Damit lässt sich das Regal grundsätzlich gleichzeitig von beiden Seiten nutzen, etwa als Raumteiler?

Thomas Kandler: Richtig. Es gibt keine Vorder- und Rückseiten. Beide Seiten sind genau gleich ausgeführt und sämtliche Elemente lassen sich jederzeit an einer Stelle herausnehmen und anderswo wieder einstecken. Dadurch kann das Regal gewissermaßen mit-wachsen und sich an individuelle Bedürfnisse anpassen. So könnte es mit vielen bunten Adern zunächst in einem Kinderzimmer stehen, dann mit Eichenholz-Adern um 90° gedreht als Sideboard im Wohnzimmer und später mit Beschriftungen und Akustikfilzen in einem Büro.

DETAIL INSIDE INTERVIEW

Haben Sie bereits Ideen für Weiterentwicklungen des Regalssystems?
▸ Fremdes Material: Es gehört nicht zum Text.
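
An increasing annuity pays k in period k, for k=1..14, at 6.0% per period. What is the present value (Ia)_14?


(Ia)_n = sum_{k=1}^{n} k * v^k, v = 1/(1+i)
v = 0.943396
Sum computed term by term:
(Ia)_14 = 61.0078


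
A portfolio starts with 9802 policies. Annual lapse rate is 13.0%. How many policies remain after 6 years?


remaining = initial * (1 - lapse)^years
= 9802 * (1 - 0.13)^6
= 9802 * 0.433626
= 4250.404


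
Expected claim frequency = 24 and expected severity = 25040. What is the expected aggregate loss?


E[S] = E[N] * E[X]
= 24 * 25040
= 600960


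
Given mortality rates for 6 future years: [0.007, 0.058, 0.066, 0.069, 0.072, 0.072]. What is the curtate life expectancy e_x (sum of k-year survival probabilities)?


e_x = sum_{k=1}^{n} k_p_x
k_p_x values:
  1_p_x = 0.993
  2_p_x = 0.935406
  3_p_x = 0.873669
  4_p_x = 0.813386
  5_p_x = 0.754822
  6_p_x = 0.700475
e_x = 5.0708


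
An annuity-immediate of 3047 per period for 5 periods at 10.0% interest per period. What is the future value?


FV = PMT * ((1+i)^n - 1) / i
= 3047 * ((1.1)^5 - 1) / 0.1
= 3047 * (1.61051 - 1) / 0.1
= 18602.2397


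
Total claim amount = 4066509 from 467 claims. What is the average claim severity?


severity = total / number
= 4066509 / 467
= 8707.7281


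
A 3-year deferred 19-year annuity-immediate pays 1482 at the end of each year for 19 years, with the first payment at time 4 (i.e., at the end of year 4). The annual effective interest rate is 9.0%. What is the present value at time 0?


PV at time 3 of the 19-year annuity-immediate:
a_n = 1482 * (1-(1+0.09)^(-19))/0.09 = 13264.0701
Discount back 3 years to time 0:
PV = 13264.0701 * (1+0.09)^(-3)
= 13264.0701 * 0.772183
= 10242.2958


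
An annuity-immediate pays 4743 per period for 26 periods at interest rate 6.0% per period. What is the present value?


PV = PMT * (1 - (1+i)^(-n)) / i
= 4743 * (1 - (1+0.06)^(-26)) / 0.06
= 4743 * (1 - 0.21981) / 0.06
= 4743 * 13.003166
= 61674.0172


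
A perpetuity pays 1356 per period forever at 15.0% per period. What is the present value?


PV = PMT / i
= 1356 / 0.15
= 9040.0


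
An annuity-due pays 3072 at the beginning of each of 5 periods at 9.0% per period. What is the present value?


PV_due = PMT * (1-(1+i)^(-n))/i * (1+i)
PV_immediate = 11949.0087
PV_due = 11949.0087 * 1.09
= 13024.4195


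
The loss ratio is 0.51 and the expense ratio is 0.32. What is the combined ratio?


Combined ratio = loss ratio + expense ratio
= 0.51 + 0.32
= 0.83


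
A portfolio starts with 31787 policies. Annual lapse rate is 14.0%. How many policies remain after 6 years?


remaining = initial * (1 - lapse)^years
= 31787 * (1 - 0.14)^6
= 31787 * 0.404567
= 12859.9787


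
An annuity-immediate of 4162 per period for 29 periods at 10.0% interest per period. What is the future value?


FV = PMT * ((1+i)^n - 1) / i
= 4162 * ((1.1)^29 - 1) / 0.1
= 4162 * (15.863093 - 1) / 0.1
= 618601.9295


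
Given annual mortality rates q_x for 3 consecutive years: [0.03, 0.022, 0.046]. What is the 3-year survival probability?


p_k = 1 - q_k for each year
Survival = product of (1 - q_k)
= 0.97 * 0.978 * 0.954
= 0.905


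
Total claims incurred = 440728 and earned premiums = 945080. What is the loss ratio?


Loss ratio = claims / premiums
= 440728 / 945080
= 0.4663


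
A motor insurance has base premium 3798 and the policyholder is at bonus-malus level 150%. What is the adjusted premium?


adjusted = base * BM_level / 100
= 3798 * 150 / 100
= 3798 * 1.5
= 5697.0


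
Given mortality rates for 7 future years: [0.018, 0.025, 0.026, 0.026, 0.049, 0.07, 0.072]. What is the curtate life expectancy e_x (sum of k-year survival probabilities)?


e_x = sum_{k=1}^{n} k_p_x
k_p_x values:
  1_p_x = 0.982
  2_p_x = 0.95745
  3_p_x = 0.932556
  4_p_x = 0.90831
  5_p_x = 0.863803
  6_p_x = 0.803336
  7_p_x = 0.745496
e_x = 6.193


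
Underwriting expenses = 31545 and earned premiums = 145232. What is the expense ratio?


Expense ratio = expenses / premiums
= 31545 / 145232
= 0.2172


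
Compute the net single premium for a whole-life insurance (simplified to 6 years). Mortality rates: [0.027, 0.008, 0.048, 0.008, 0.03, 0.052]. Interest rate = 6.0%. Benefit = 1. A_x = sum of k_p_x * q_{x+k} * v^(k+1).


v = 0.943396
Year 0: k_p_x=1.0, q=0.027, term=0.025472
Year 1: k_p_x=0.973, q=0.008, term=0.006928
Year 2: k_p_x=0.965216, q=0.048, term=0.0389
Year 3: k_p_x=0.918886, q=0.008, term=0.005823
Year 4: k_p_x=0.911535, q=0.03, term=0.020435
Year 5: k_p_x=0.884189, q=0.052, term=0.032413
A_x = 0.13


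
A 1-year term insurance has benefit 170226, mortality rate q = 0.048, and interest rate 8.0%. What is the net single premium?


NSP = benefit * q * v
v = 1/(1+i) = 0.925926
NSP = 170226 * 0.048 * 0.925926
= 7565.6


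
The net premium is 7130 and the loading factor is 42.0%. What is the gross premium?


Gross = net * (1 + loading)
= 7130 * (1 + 0.42)
= 7130 * 1.42
= 10124.6


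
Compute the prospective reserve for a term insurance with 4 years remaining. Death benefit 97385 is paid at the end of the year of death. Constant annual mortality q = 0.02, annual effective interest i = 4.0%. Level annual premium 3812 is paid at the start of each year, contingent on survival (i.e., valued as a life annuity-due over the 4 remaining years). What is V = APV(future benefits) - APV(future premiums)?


v = 1/(1+i) = 0.961538
APV(future benefits) per unit = sum_{k=0}^{3} k_p_x * q * v^(k+1) = 0.070519
APV(future benefits) = 97385 * 0.070519 = 6867.4549
Life annuity-due factor ä_{x:4} = sum_{k=0}^{3} k_p_x * v^k = 3.666968
APV(future premiums) = 3812 * 3.666968 = 13978.481
V = 6867.4549 - 13978.481
= -7111.0262


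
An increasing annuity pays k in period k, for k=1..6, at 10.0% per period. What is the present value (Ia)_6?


(Ia)_n = sum_{k=1}^{n} k * v^k, v = 1/(1+i)
v = 0.909091
Sum computed term by term:
(Ia)_6 = 14.0394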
Thomas Kandler: Wir experimentieren gerade mit dem Holzwerkstoff CDF des Schweizer Produzenten SWISS KRONO AG, der über wesentlich höhere Festigkeitswerte als andere Plattenwerkstoffe verfügt. So können wir beispielsweise die Wandstärke der Seitenteile auf lediglich 12 mm reduzieren und die Hülsenschrauben finden noch immer genügend Halt. Noch einen Schritt weiter gehen wir mit einem Prototyp, bei dem wir ganz auf die Aluminiumschienen verzichten und stattdessen eine schwalbenschwanzförmige Nut direkt in die CDF-Regalböden einfräsen. Dies ermöglicht wegen der entfallenden Aluminiumschienen prinzipiell noch wirtschaftlichere Lösungen. RK: Auch wenn diese Entwicklung noch nicht serienreif ist, steht fest: Schlichte, funktionale Oberflächen und ein gewisser optischer Purismus, der die nicht sichtbaren Verbindungsmittel einschließt, werden auch die künftigen Generationen unseres Regalsystems prägen.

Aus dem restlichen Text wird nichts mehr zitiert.